Table of Contents
ISRN Geriatrics
Volume 2014, Article ID 529428, 8 pages
http://dx.doi.org/10.1155/2014/529428
Research Article

Understanding Physical Activity in the Daily Lives of Bangladeshi and Pakistani Elders in Great Britain

School of Health Sciences and Social Care, Brunel University, Kingston Lane, Uxbridge, Middlesex UN8 3PH, UK

Received 22 December 2013; Accepted 18 January 2014; Published 26 March 2014

Academic Editors: W. Qidwai and A. Remes

Copyright © 2014 Christina R. Victor. This is an open access article distributed under the Creative Commons Attribution License, which permits unrestricted use, distribution, and reproduction in any medium, provided the original work is properly cited.

Abstract

In the United Kingdom, there are physical activity guidelines specifically for older adults. Self-report data indicate that approximately 15% of those achieved 65+ the activity target of 30 minutes of moderate intensity exercise on 5 (or more) days a week and 30% when the 150 minutes may be achieved in 10-minute (or greater) bursts.
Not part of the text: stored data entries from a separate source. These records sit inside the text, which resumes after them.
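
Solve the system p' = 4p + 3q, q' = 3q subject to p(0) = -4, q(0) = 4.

p(t) = 8e^(4t) - 12e^(3t), q(t) = 4e^(3t)

Coefficient matrix A = [[4, 3], [0, 3]].
Characteristic polynomial det(A - λI) = λ^2 - 7λ + 12 = 0.
Eigenvalues λ = 4, 3.
For λ=4: (A-λI) row 1 is [0, 3], so an eigenvector is (-1, 0).
For λ=3: (A-λI) row 1 is [1, 3], so an eigenvector is (3, -1).
General solution: C_1e^(4t)(-1,0) + C_2e^(3t)(3,-1).
Applying p(0)=-4, q(0)=4 gives C_1=-8, C_2=-4.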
Levels of activity are higher among men, the more affluent, and those aged 65–74 but we have little evidence about levels of activity among the ageing ethnic minority population. Reanalysis of 109 interviews conducted with people aged 50+ from Bangladeshi and Pakistani communities was undertaken to explore how participants talk about physical activity in terms of their daily lives. Few, 13 participants (7 females), reported that physical activity and/or exercise formed part of their daily routine; a further 7 had been advised to take exercise by their doctors but had not done so and 9 described why they could not exercise. Barriers to exercise included lack of time (because of work or childcare) and cultural factors such as ideas about age and gender appropriate behaviour. We need to develop appropriate interventions to encourage exercise which address these cultural factors and general barriers to exercise.